I'm so cold... and lonely.
The Terminator timeline has always been convoluted. In the now-classic 1984 sci-fi action flick, James Cameron started the whole series with a huge chicken-or-egg conundrum. How can Skynet ever be created if the technology to create it was sent from the future? On top of that, humanity’s savior, John Connor, sends his own dad, Kyle Reese, back in time to father him. What? Time travel is always narratively dangerous, but the first few Terminators, the Cameron duo in particular but T3 to a lesser extent, navigate that minefield like their titular killing machines. I am curious as to where Cameron would have advanced this world, but his now three-film absence from it may be his answer; T2 closed the loop.
For money purposes, the excellent Terminator 2: Judgment Day did not shut down Skynet, as the machine still rose in Terminator 3, although Salvation, the series’ worst entry (that includes the current edition), was far from a rescuer.
Terminator Genisys acts like a remake-cum-reinvention. The first film is retold with a warrior Sarah Connor (Emilia Clarke, Khaleesi Daenerys Targaryen of HBO’s “Game of Thrones”) not needing the protection of a lesser Kyle Reese, thanks to Jai Courtney, whom audiences have given up on, whether or not Hollywood has noticed. Sarah can take care of herself, because she has had her own pet T-800 (Arnold Schwarzenegger), nicknamed Pops, since she was a little girl.
Thanks to scripters Laeta Kalogridis (Shutter Island) and Patrick Lussier (Drive Angry), the series now has to deal with alternate universes. Judgment Day is no longer in 1997; now it will not be here until 2017, for reasons not made particularly clear. Perhaps the change was needed because Judgment Day was originally averted in T2, though T3 kind of answered that question. Would audiences have had a hard time believing in a fictional judgment day that had already passed?

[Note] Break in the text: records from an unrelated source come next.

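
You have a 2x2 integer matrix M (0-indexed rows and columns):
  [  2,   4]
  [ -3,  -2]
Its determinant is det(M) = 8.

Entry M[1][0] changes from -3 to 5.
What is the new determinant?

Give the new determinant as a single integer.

det is linear in row 1: changing M[1][0] by delta changes det by delta * cofactor(1,0).
Cofactor C_10 = (-1)^(1+0) * minor(1,0) = -4
Entry delta = 5 - -3 = 8
Det delta = 8 * -4 = -32
New det = 8 + -32 = -24

Answer: -24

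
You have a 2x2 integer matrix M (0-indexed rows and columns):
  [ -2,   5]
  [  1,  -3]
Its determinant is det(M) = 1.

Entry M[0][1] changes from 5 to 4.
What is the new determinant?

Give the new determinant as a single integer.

Answer: 2

Derivation:
det is linear in row 0: changing M[0][1] by delta changes det by delta * cofactor(0,1).
Cofactor C_01 = (-1)^(0+1) * minor(0,1) = -1
Entry delta = 4 - 5 = -1
Det delta = -1 * -1 = 1
New det = 1 + 1 = 2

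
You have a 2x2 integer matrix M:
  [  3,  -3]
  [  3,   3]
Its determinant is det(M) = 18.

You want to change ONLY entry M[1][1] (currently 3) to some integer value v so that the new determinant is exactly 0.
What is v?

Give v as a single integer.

det is linear in entry M[1][1]: det = old_det + (v - 3) * C_11
Cofactor C_11 = 3
Want det = 0: 18 + (v - 3) * 3 = 0
  (v - 3) = -18 / 3 = -6
  v = 3 + (-6) = -3

Answer: -3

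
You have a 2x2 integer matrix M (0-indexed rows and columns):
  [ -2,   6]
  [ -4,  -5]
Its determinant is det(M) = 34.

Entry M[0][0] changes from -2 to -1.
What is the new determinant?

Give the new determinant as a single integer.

Answer: 29

Derivation:
det is linear in row 0: changing M[0][0] by delta changes det by delta * cofactor(0,0).
Cofactor C_00 = (-1)^(0+0) * minor(0,0) = -5
Entry delta = -1 - -2 = 1
Det delta = 1 * -5 = -5
New det = 34 + -5 = 29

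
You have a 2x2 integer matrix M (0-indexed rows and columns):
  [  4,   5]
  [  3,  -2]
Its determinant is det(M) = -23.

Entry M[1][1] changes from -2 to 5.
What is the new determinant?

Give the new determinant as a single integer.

Answer: 5

Derivation:
det is linear in row 1: changing M[1][1] by delta changes det by delta * cofactor(1,1).
Cofactor C_11 = (-1)^(1+1) * minor(1,1) = 4
Entry delta = 5 - -2 = 7
Det delta = 7 * 4 = 28
New det = -23 + 28 = 5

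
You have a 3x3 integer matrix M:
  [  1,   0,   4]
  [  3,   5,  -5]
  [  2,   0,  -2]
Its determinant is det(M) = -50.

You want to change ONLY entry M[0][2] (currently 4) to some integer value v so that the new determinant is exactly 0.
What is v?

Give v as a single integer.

det is linear in entry M[0][2]: det = old_det + (v - 4) * C_02
Cofactor C_02 = -10
Want det = 0: -50 + (v - 4) * -10 = 0
  (v - 4) = 50 / -10 = -5
  v = 4 + (-5) = -1

Answer: -1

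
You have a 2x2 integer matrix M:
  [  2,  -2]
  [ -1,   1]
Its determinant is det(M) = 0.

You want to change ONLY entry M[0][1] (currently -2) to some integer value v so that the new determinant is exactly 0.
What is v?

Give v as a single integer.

Answer: -2

Derivation:
det is linear in entry M[0][1]: det = old_det + (v - -2) * C_01
Cofactor C_01 = 1
Want det = 0: 0 + (v - -2) * 1 = 0
  (v - -2) = 0 / 1 = 0
  v = -2 + (0) = -2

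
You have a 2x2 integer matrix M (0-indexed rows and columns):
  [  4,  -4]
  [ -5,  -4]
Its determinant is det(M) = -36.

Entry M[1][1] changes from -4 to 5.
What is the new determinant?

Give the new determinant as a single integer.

det is linear in row 1: changing M[1][1] by delta changes det by delta * cofactor(1,1).
Cofactor C_11 = (-1)^(1+1) * minor(1,1) = 4
Entry delta = 5 - -4 = 9
Det delta = 9 * 4 = 36
New det = -36 + 36 = 0

Answer: 0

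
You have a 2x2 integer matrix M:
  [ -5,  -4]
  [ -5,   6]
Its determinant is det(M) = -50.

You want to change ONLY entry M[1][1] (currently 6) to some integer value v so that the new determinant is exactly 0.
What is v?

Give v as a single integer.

det is linear in entry M[1][1]: det = old_det + (v - 6) * C_11
Cofactor C_11 = -5
Want det = 0: -50 + (v - 6) * -5 = 0
  (v - 6) = 50 / -5 = -10
  v = 6 + (-10) = -4

Answer: -4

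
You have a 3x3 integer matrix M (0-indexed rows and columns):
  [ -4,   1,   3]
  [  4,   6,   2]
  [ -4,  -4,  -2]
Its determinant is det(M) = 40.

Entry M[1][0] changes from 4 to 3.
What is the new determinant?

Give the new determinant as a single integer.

det is linear in row 1: changing M[1][0] by delta changes det by delta * cofactor(1,0).
Cofactor C_10 = (-1)^(1+0) * minor(1,0) = -10
Entry delta = 3 - 4 = -1
Det delta = -1 * -10 = 10
New det = 40 + 10 = 50

Answer: 50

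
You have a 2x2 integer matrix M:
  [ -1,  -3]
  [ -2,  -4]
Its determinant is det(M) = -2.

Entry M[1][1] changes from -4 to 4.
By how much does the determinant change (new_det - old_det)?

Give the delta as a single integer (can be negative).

Answer: -8

Derivation:
Cofactor C_11 = -1
Entry delta = 4 - -4 = 8
Det delta = entry_delta * cofactor = 8 * -1 = -8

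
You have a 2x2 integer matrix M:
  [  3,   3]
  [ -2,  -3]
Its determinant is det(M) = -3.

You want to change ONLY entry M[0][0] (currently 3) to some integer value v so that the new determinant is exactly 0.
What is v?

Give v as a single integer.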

The idea of reinventing the franchise as opposed to simply remaking it is laudable. Some of the renovations work. Anything that requires more Ah-nuld benefits the series. In Genisys, we get three Arnolds: think Arnold the Younger, Arnold the Older and Arnold the Oldest. His T-800 still charms, even if his humanity is completely cribbed from Terminator 2; he grimacingly grins and only shoots people in the legs. However, Arnold does those things very well.
The tiny Clarke is a disarmingly tough replacement for Linda Hamilton, though TV’s Sarah Connor (Lena Headey) could still take Clarke. Reese is wasted, thanks to the unappealing Courtney, who’s already taken part in the fifth and worst entry in another longstanding franchise born of the 1980s.
Cameron understood better than his replacements that grownup John Connor (here played by Jason Clarke of Zero Dark Thirty) is more a symbol than a compelling character. If Christian Bale cannot make this gruff revolutionary hero relatable, who can?
Even the newest Model T—the T-3000, now with nanobots!—is nowhere near as fun as the T-1000, an innovation that has since become a crutch for the post T2 sequels.
Unfortunately, a franchise once critically well-regarded, especially for a genre hybrid, has become a run-of-the-mill chain largely devoid of the creativity and vision provided by its creator. The action that is not reheated from Cameron’s superior films tastes just like the bullet-riddled dishes offered by any old action movie. Terminators surely are hard to kill, but they’ve been out of juice for 20-plus years. Maybe it’s time to stop recharging them.